Projects will often have a ‘scope’ document that specifies which stakeholders, processes, systems, etc. are affected by the project.

In software development scope is a widely used concept, perhaps the most common being variable scope.

Variable Scope

Variable scope can be a complex topic. To keep things simple we will consider simple scoping in a fictitious computer language.

pseudocode
1var A = 10 
2 
3function X (var B) { 
4  var C = 30 
5 
6  print "First A in X = ", A 
7 
8  A = 99 
9 
10  print "Second A in X = ", A 
11  print "B in X = ", B 
12  print "C in X = ", C 
13} 
14 
15print "A before calling X = ", A 
16print "B before calling X = ", B 
17print "A before calling X = ", C 
18 
19call X(20) 
20 
21print "A after calling X = ", A 
22print "B after calling X = ", B 
23print "A after calling X = ", C

If we run this program we get the following output.

output
1A before calling X = 10 
2B before calling X = undefined 
3C before calling X = undefined 
4First A in X = 10 
5Second A in X = 99 
6B in X = 20 
7C in X = 30 
8A after calling X = 99 
9B after calling X = undefined 
10C after calling X = undefined

This program (pseudocode) runs from top to bottom. Line 1 defines a variable A assigning it the value 10. As this definition is textually outside any other construct it is in the ‘global’ scope; visible throughout the rest of the program.

Next, lines 3–13, defines a function. The code inside this function is not executed at this point so we will pass over it for now.

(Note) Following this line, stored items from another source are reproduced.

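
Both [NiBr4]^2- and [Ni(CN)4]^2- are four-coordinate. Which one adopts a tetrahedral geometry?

[NiBr4]^2-

For [NiBr4]^2-: Summing ligand charges against the −2 overall charge gives an oxidation state of +2 for nickel. Ni sits in group 10, so the d-electron count is 10 − 2 = 8. Bromide is a weak-field ligand. With weak-field ligands the CFSE gain from square planar is small, so a 3d d⁸ ion takes the sterically preferred tetrahedral geometry. → tetrahedral.
For [Ni(CN)4]^2-: Summing ligand charges against the −2 overall charge gives an oxidation state of +2 for nickel. Ni sits in group 10, so the d-electron count is 10 − 2 = 8. Cyanide is a strong-field ligand (high in the spectrochemical series). A 3d d⁸ ion with strong-field ligands gains enough CFSE to favour square planar over tetrahedral. → square planar.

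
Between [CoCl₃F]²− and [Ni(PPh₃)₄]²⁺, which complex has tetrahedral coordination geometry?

[CoCl₃F]²−

For [CoCl₃F]²−: Each chloride is −1; each fluoride is −1; balancing the −2 overall charge requires Co(II). Group 9 minus oxidation state 2 gives a d⁷ configuration. For a high-spin 3d d⁷ ion with weak-field ligands the small Δₜ gives little square-planar CFSE advantage, so four ligands adopt the sterically favoured tetrahedral geometry. → tetrahedral.
For [Ni(PPh₃)₄]²⁺: Triphenylphosphine is neutral; balancing the +2 overall charge requires Ni(II). Ni sits in group 10, so the d-electron count is 10 − 2 = 8. Triphenylphosphine is a strong-field ligand (high in the spectrochemical series). A 3d d⁸ ion with strong-field ligands gains enough CFSE to favour square planar over tetrahedral. → square planar.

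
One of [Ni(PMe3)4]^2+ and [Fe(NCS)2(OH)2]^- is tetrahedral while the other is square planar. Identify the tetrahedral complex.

[Fe(NCS)2(OH)2]^-

For [Ni(PMe3)4]^2+: Ligand charges: trimethylphosphine is neutral. With an overall charge of +2 the nickel centre must be in the +2 oxidation state. Ni sits in group 10, so the d-electron count is 10 − 2 = 8. Trimethylphosphine is a strong-field ligand (high in the spectrochemical series). A 3d d⁸ ion with strong-field ligands gains enough CFSE to favour square planar over tetrahedral. → square planar.
For [Fe(NCS)2(OH)2]^-: Summing ligand charges against the −1 overall charge gives an oxidation state of +3 for iron. Fe sits in group 8, so the d-electron count is 8 − 3 = 5. A high-spin d⁵ ion has zero CFSE in either geometry, so four ligands adopt the sterically favoured tetrahedral geometry. → tetrahedral.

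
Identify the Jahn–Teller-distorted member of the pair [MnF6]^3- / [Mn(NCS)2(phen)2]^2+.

[MnF6]^3-

[MnF6]^3-: Ligand charges: each fluoride is −1. With an overall charge of −3 the manganese centre must be in the +3 oxidation state. Manganese is a group-7 element; Mn(III) is therefore d⁴. Fluoride is a weak-field ligand for a first-row metal, so the complex is high-spin. The t₂g³e_g¹ (high-spin) configuration has an unevenly filled e_g set; the Jahn–Teller theorem predicts a tetragonal distortion (typically axial elongation) to lift the degeneracy.
[Mn(NCS)2(phen)2]^2+: Each isothiocyanate is −1; 1,10-phenanthroline is neutral; balancing the +2 overall charge requires Mn(IV). Group 7 minus oxidation state 4 gives a d³ configuration. The d³ configuration leaves the e_g set evenly filled (or empty) — no strong Jahn–Teller driving force.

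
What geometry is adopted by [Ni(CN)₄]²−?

square planar

Each cyanide is −1; balancing the −2 overall charge requires Ni(II).
Ni sits in group 10, so the d-electron count is 10 − 2 = 8.
Coordination number: 4.
Cyanide is a strong-field ligand (high in the spectrochemical series).
A 3d d⁸ ion with strong-field ligands gains enough CFSE to favour square planar over tetrahedral.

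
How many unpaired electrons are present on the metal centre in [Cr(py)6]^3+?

3 unpaired electrons

Ligand charges: pyridine is neutral. With an overall charge of +3 the chromium centre must be in the +3 oxidation state.
Chromium is a group-6 element; Cr(III) is therefore d³.
In an octahedral field the d³ configuration is t₂g³e_g⁰ (only one arrangement possible), giving 3 unpaired electrons.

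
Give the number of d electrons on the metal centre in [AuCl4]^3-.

d¹⁰

Each chloride is −1; balancing the −3 overall charge requires Au(I).
Gold is a group-11 element; Au(I) is therefore d¹⁰.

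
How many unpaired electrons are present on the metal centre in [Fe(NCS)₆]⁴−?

Ligand charges: each isothiocyanate is −1. With an overall charge of −4 the iron centre must be in the +2 oxidation state.
Fe sits in group 8, so the d-electron count is 8 − 2 = 6.
The spin state decides the count: Isothiocyanate is a weak-field ligand for a first-row metal, so the complex is high-spin.
An octahedral high-spin d⁶ ion is t₂g⁴e_g², giving 4 unpaired electrons.

4 unpaired electrons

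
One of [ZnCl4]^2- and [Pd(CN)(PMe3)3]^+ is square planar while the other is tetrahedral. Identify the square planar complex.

For [ZnCl4]^2-: Each chloride is −1; balancing the −2 overall charge requires Zn(II). Zn sits in group 12, so the d-electron count is 12 − 2 = 10. A d¹⁰ ion has no crystal-field stabilisation preference between square planar and tetrahedral, so four ligands adopt the sterically favoured tetrahedral geometry. → tetrahedral.
For [Pd(CN)(PMe3)3]^+: Ligand charges: each cyanide is −1; trimethylphosphine is neutral. With an overall charge of +1 the palladium centre must be in the +2 oxidation state. Palladium is a group-10 element; Pd(II) is therefore d⁸. A 4d d⁸ ion has a large crystal-field splitting; square planar leaves the high-energy d_{x²−y²} orbital empty and maximises CFSE. → square planar.

[Pd(CN)(PMe3)3]^+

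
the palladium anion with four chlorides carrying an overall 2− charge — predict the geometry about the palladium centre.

Summing ligand charges against the −2 overall charge gives an oxidation state of +2 for palladium.
Palladium is a group-10 element; Pd(II) is therefore d⁸.
With 4 monodentate ligands the coordination number is 4.
A 4d d⁸ ion has a large crystal-field splitting; square planar leaves the high-energy d_{x²−y²} orbital empty and maximises CFSE.

square planar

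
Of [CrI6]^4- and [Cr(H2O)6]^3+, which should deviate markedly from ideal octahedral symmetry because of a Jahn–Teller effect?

[CrI6]^4-: Each iodide is −1; balancing the −4 overall charge requires Cr(II). Group 6 minus oxidation state 2 gives a d⁴ configuration. Iodide is a weak-field ligand for a first-row metal, so the complex is high-spin. The t₂g³e_g¹ (high-spin) configuration has an unevenly filled e_g set; the Jahn–Teller theorem predicts a tetragonal distortion (typically axial elongation) to lift the degeneracy.
[Cr(H2O)6]^3+: Ligand charges: water is neutral. With an overall charge of +3 the chromium centre must be in the +3 oxidation state. Chromium is a group-6 element; Cr(III) is therefore d³. The d³ configuration leaves the e_g set evenly filled (or empty) — no strong Jahn–Teller driving force.

[CrI6]^4-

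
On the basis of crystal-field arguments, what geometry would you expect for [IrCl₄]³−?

square planar

Each chloride is −1; balancing the −3 overall charge requires Ir(I).
Ir sits in group 9, so the d-electron count is 9 − 1 = 8.
With 4 monodentate ligands the coordination number is 4.
A 5d d⁸ ion has a large crystal-field splitting; square planar leaves the high-energy d_{x²−y²} orbital empty and maximises CFSE.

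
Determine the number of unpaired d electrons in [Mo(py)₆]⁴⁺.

Ligand charges: pyridine is neutral. With an overall charge of +4 the molybdenum centre must be in the +4 oxidation state.
Mo sits in group 6, so the d-electron count is 6 − 4 = 2.
In an octahedral field the d² configuration is t₂g²e_g⁰ (only one arrangement possible), giving 2 unpaired electrons.

2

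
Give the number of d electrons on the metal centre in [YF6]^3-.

d⁰

Summing ligand charges against the −3 overall charge gives an oxidation state of +3 for yttrium.
Group 3 minus oxidation state 3 gives a d⁰ configuration.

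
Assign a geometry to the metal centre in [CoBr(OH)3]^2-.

tetrahedral

Summing ligand charges against the −2 overall charge gives an oxidation state of +2 for cobalt.
Cobalt is a group-9 element; Co(II) is therefore d⁷.
Coordination number: 4.
Bromide and hydroxide are weak-field ligands.
For a high-spin 3d d⁷ ion with weak-field ligands the small Δₜ gives little square-planar CFSE advantage, so four ligands adopt the sterically favoured tetrahedral geometry.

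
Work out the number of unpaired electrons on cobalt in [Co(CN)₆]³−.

Ligand charges: each cyanide is −1. With an overall charge of −3 the cobalt centre must be in the +3 oxidation state.
Cobalt is a group-9 element; Co(III) is therefore d⁶.
The spin state decides the count: Co(III) has an exceptionally large octahedral splitting and is low-spin with essentially every ligand except fluoride.
An octahedral low-spin d⁶ ion is t₂g⁶e_g⁰, giving 0 unpaired electrons.

0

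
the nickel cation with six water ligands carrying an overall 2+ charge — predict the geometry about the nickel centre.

octahedral

Summing ligand charges against the +2 overall charge gives an oxidation state of +2 for nickel.
Ni sits in group 10, so the d-electron count is 10 − 2 = 8.
Coordination number: 6.
Six donors around a single metal centre give an octahedral coordination sphere.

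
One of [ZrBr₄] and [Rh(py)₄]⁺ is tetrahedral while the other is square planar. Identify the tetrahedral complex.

[ZrBr₄]

For [ZrBr₄]: Ligand charges: each bromide is −1. With an overall charge of 0 the zirconium centre must be in the +4 oxidation state. Zirconium is a group-4 element; Zr(IV) is therefore d⁰. A d⁰ ion has no crystal-field stabilisation preference between square planar and tetrahedral, so four ligands adopt the sterically favoured tetrahedral geometry. → tetrahedral.
For [Rh(py)₄]⁺: Ligand charges: pyridine is neutral. With an overall charge of +1 the rhodium centre must be in the +1 oxidation state. Rh sits in group 9, so the d-electron count is 9 − 1 = 8. A 4d d⁸ ion has a large crystal-field splitting; square planar leaves the high-energy d_{x²−y²} orbital empty and maximises CFSE. → square planar.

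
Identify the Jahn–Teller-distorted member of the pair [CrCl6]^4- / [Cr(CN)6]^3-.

[CrCl6]^4-

[CrCl6]^4-: Summing ligand charges against the −4 overall charge gives an oxidation state of +2 for chromium. Chromium is a group-6 element; Cr(II) is therefore d⁴. Chloride is a weak-field ligand for a first-row metal, so the complex is high-spin. The t₂g³e_g¹ (high-spin) configuration has an unevenly filled e_g set; the Jahn–Teller theorem predicts a tetragonal distortion (typically axial elongation) to lift the degeneracy.
[Cr(CN)6]^3-: Summing ligand charges against the −3 overall charge gives an oxidation state of +3 for chromium. Group 6 minus oxidation state 3 gives a d³ configuration. The d³ configuration leaves the e_g set evenly filled (or empty) — no strong Jahn–Teller driving force.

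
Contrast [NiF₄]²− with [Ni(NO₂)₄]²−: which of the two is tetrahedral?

For [NiF₄]²−: Ligand charges: each fluoride is −1. With an overall charge of −2 the nickel centre must be in the +2 oxidation state. Nickel is a group-10 element; Ni(II) is therefore d⁸. Fluoride is a weak-field ligand. With weak-field ligands the CFSE gain from square planar is small, so a 3d d⁸ ion takes the sterically preferred tetrahedral geometry. → tetrahedral.
For [Ni(NO₂)₄]²−: Ligand charges: each nitro (N-bound nitrite) is −1. With an overall charge of −2 the nickel centre must be in the +2 oxidation state. Ni sits in group 10, so the d-electron count is 10 − 2 = 8. Nitro (N-bound nitrite) is a strong-field ligand (high in the spectrochemical series). A 3d d⁸ ion with strong-field ligands gains enough CFSE to favour square planar over tetrahedral. → square planar.

[NiF₄]²−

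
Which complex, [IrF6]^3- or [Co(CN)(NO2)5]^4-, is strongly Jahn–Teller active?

[IrF6]^3-: Summing ligand charges against the −3 overall charge gives an oxidation state of +3 for iridium. Iridium is a group-9 element; Ir(III) is therefore d⁶. A 5d ion has a large Δₒ and is invariably low-spin. The d⁶ configuration leaves the e_g set evenly filled (or empty) — no strong Jahn–Teller driving force.
[Co(CN)(NO2)5]^4-: Ligand charges: each cyanide is −1; each nitro (N-bound nitrite) is −1. With an overall charge of −4 the cobalt centre must be in the +2 oxidation state. Co sits in group 9, so the d-electron count is 9 − 2 = 7. Cyanide and nitro (N-bound nitrite) are strong-field ligands (high in the spectrochemical series) for a first-row metal, so the complex is low-spin. The t₂g⁶e_g¹ (low-spin) configuration has an unevenly filled e_g set; the Jahn–Teller theorem predicts a tetragonal distortion (typically axial elongation) to lift the degeneracy.

[Co(CN)(NO2)5]^4-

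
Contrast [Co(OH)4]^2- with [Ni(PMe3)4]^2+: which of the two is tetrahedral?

For [Co(OH)4]^2-: Ligand charges: each hydroxide is −1. With an overall charge of −2 the cobalt centre must be in the +2 oxidation state. Group 9 minus oxidation state 2 gives a d⁷ configuration. For a high-spin 3d d⁷ ion with weak-field ligands the small Δₜ gives little square-planar CFSE advantage, so four ligands adopt the sterically favoured tetrahedral geometry. → tetrahedral.
For [Ni(PMe3)4]^2+: Summing ligand charges against the +2 overall charge gives an oxidation state of +2 for nickel. Ni sits in group 10, so the d-electron count is 10 − 2 = 8. Trimethylphosphine is a strong-field ligand (high in the spectrochemical series). A 3d d⁸ ion with strong-field ligands gains enough CFSE to favour square planar over tetrahedral. → square planar.

[Co(OH)4]^2-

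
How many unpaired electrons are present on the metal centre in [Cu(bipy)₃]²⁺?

1

Summing ligand charges against the +2 overall charge gives an oxidation state of +2 for copper.
Copper is a group-11 element; Cu(II) is therefore d⁹.
Counting donor atoms: 3×2,2′-bipyridine (bidentate) → 6 donors. Coordination number = 6.
In an octahedral field the d⁹ configuration is t₂g⁶e_g³ (only one arrangement possible), giving 1 unpaired electron.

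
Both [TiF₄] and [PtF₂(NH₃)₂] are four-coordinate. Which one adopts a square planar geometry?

For [TiF₄]: Ligand charges: each fluoride is −1. With an overall charge of 0 the titanium centre must be in the +4 oxidation state. Titanium is a group-4 element; Ti(IV) is therefore d⁰. A d⁰ ion has no crystal-field stabilisation preference between square planar and tetrahedral, so four ligands adopt the sterically favoured tetrahedral geometry. → tetrahedral.
For [PtF₂(NH₃)₂]: Each fluoride is −1; ammonia is neutral; balancing the 0 overall charge requires Pt(II). Group 10 minus oxidation state 2 gives a d⁸ configuration. A 5d d⁸ ion has a large crystal-field splitting; square planar leaves the high-energy d_{x²−y²} orbital empty and maximises CFSE. → square planar.

[PtF₂(NH₃)₂]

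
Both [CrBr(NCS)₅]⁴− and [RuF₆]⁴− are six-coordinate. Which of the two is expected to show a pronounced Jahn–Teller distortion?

[CrBr(NCS)₅]⁴−: Summing ligand charges against the −4 overall charge gives an oxidation state of +2 for chromium. Cr sits in group 6, so the d-electron count is 6 − 2 = 4. Bromide and isothiocyanate are weak-field ligands for a first-row metal, so the complex is high-spin. The t₂g³e_g¹ (high-spin) configuration has an unevenly filled e_g set; the Jahn–Teller theorem predicts a tetragonal distortion (typically axial elongation) to lift the degeneracy.
[RuF₆]⁴−: Summing ligand charges against the −4 overall charge gives an oxidation state of +2 for ruthenium. Ru sits in group 8, so the d-electron count is 8 − 2 = 6. A 4d ion has a large Δₒ and is invariably low-spin. The d⁶ configuration leaves the e_g set evenly filled (or empty) — no strong Jahn–Teller driving force.

[CrBr(NCS)₅]⁴−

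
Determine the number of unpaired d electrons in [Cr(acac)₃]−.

Ligand charges: each acetylacetonate is −1. With an overall charge of −1 the chromium centre must be in the +2 oxidation state.
Group 6 minus oxidation state 2 gives a d⁴ configuration.
Counting donor atoms: 3×acetylacetonate (bidentate) → 6 donors. Coordination number = 6.
The spin state decides the count: Acetylacetonate is a weak-field ligand for a first-row metal, so the complex is high-spin.
An octahedral high-spin d⁴ ion is t₂g³e_g¹, giving 4 unpaired electrons.

4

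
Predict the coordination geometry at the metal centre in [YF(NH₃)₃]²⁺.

Ligand charges: each fluoride is −1; ammonia is neutral. With an overall charge of +2 the yttrium centre must be in the +3 oxidation state.
Yttrium is a group-3 element; Y(III) is therefore d⁰.
With 4 monodentate ligands the coordination number is 4.
A d⁰ ion has no crystal-field stabilisation preference between square planar and tetrahedral, so four ligands adopt the sterically favoured tetrahedral geometry.

tetrahedral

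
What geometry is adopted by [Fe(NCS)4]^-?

tetrahedral

Ligand charges: each isothiocyanate is −1. With an overall charge of −1 the iron centre must be in the +3 oxidation state.
Iron is a group-8 element; Fe(III) is therefore d⁵.
With 4 monodentate ligands the coordination number is 4.
Isothiocyanate is a weak-field ligand.
A high-spin d⁵ ion has zero CFSE in either geometry, so four ligands adopt the sterically favoured tetrahedral geometry.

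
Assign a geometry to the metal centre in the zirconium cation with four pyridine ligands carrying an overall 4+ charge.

Pyridine is neutral; balancing the +4 overall charge requires Zr(IV).
Group 4 minus oxidation state 4 gives a d⁰ configuration.
Coordination number: 4.
A d⁰ ion has no crystal-field stabilisation preference between square planar and tetrahedral, so four ligands adopt the sterically favoured tetrahedral geometry.

tetrahedral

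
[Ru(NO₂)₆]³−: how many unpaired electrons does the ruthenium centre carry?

Summing ligand charges against the −3 overall charge gives an oxidation state of +3 for ruthenium.
Ru sits in group 8, so the d-electron count is 8 − 3 = 5.
The spin state decides the count: a 4d ion has a large Δₒ and is invariably low-spin.
An octahedral low-spin d⁵ ion is t₂g⁵e_g⁰, giving 1 unpaired electron.

1 unpaired electron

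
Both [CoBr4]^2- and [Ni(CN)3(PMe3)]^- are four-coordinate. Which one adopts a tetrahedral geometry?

For [CoBr4]^2-: Ligand charges: each bromide is −1. With an overall charge of −2 the cobalt centre must be in the +2 oxidation state. Cobalt is a group-9 element; Co(II) is therefore d⁷. For a high-spin 3d d⁷ ion with weak-field ligands the small Δₜ gives little square-planar CFSE advantage, so four ligands adopt the sterically favoured tetrahedral geometry. → tetrahedral.
For [Ni(CN)3(PMe3)]^-: Summing ligand charges against the −1 overall charge gives an oxidation state of +2 for nickel. Group 10 minus oxidation state 2 gives a d⁸ configuration. Cyanide and trimethylphosphine are strong-field ligands (high in the spectrochemical series). A 3d d⁸ ion with strong-field ligands gains enough CFSE to favour square planar over tetrahedral. → square planar.

[CoBr4]^2-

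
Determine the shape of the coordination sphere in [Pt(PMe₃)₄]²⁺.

square planar

Summing ligand charges against the +2 overall charge gives an oxidation state of +2 for platinum.
Pt sits in group 10, so the d-electron count is 10 − 2 = 8.
With 4 monodentate ligands the coordination number is 4.
A 5d d⁸ ion has a large crystal-field splitting; square planar leaves the high-energy d_{x²−y²} orbital empty and maximises CFSE.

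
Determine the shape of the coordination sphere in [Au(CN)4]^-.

Summing ligand charges against the −1 overall charge gives an oxidation state of +3 for gold.
Gold is a group-11 element; Au(III) is therefore d⁸.
With 4 monodentate ligands the coordination number is 4.
A 5d d⁸ ion has a large crystal-field splitting; square planar leaves the high-energy d_{x²−y²} orbital empty and maximises CFSE.

square planar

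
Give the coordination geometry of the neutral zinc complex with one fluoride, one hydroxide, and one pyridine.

trigonal planar

Each fluoride is −1; each hydroxide is −1; pyridine is neutral; balancing the 0 overall charge requires Zn(II).
Zn sits in group 12, so the d-electron count is 12 − 2 = 10.
With 3 monodentate ligands the coordination number is 3.
Three ligands around a d¹⁰ centre minimise repulsion in a trigonal-planar arrangement.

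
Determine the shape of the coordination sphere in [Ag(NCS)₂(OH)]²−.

Each isothiocyanate is −1; each hydroxide is −1; balancing the −2 overall charge requires Ag(I).
Group 11 minus oxidation state 1 gives a d¹⁰ configuration.
Coordination number: 3.
Three ligands around a d¹⁰ centre minimise repulsion in a trigonal-planar arrangement.

trigonal planar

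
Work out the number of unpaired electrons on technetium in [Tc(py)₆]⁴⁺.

3 unpaired electrons

Summing ligand charges against the +4 overall charge gives an oxidation state of +4 for technetium.
Tc sits in group 7, so the d-electron count is 7 − 4 = 3.
In an octahedral field the d³ configuration is t₂g³e_g⁰ (only one arrangement possible), giving 3 unpaired electrons.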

Line 15 prints out a message showing the current value of variable A. Recall, we defined this on line 1 so the value is 10 as we see in output line 1.

Lines 16 and 17 print the values of variables B and C. These are defined in function X, but this has not been executed yet so they are undefined.

Line 19 calls function X passing the value 20. Now the code of function X is executed.

Line 3 starts our X function and ‘binds’ the value 20 supplied in the call (line 19) to the variable B. Variable B is ‘locally’ scoped and only visible inside the X function.

Next we define C, assigning it the value 30. Variable C is only visible within function X, like B it is locally scoped.

Line 6 prints variable A. Since variable A is globally scoped it is available even inside function X, so we see on output line 4 that A still has the value 10.

Line 8 assigns a new value to A. This is the global A which now has 99 assigned to it.

Line 10 repeats the printing of A and output line 5 confirms that A now holds the value 99.

Lines 11 and 12 print the values associated with B and C. output lines 6 and 7 confirm that they hold 20 and 30 respectively.

We now exit function X.

Line 21 again prints variable A. Line 8 of the output shows A still holds 99 as we assigned inside X. Remember A is global so each reference to A in the program are referring to the same A.

Lines 22 and 23 print B and C, output lines 9 and 10 show that they are once again undefined because B and C were local to function X but we are no longer in function X so they are not visible.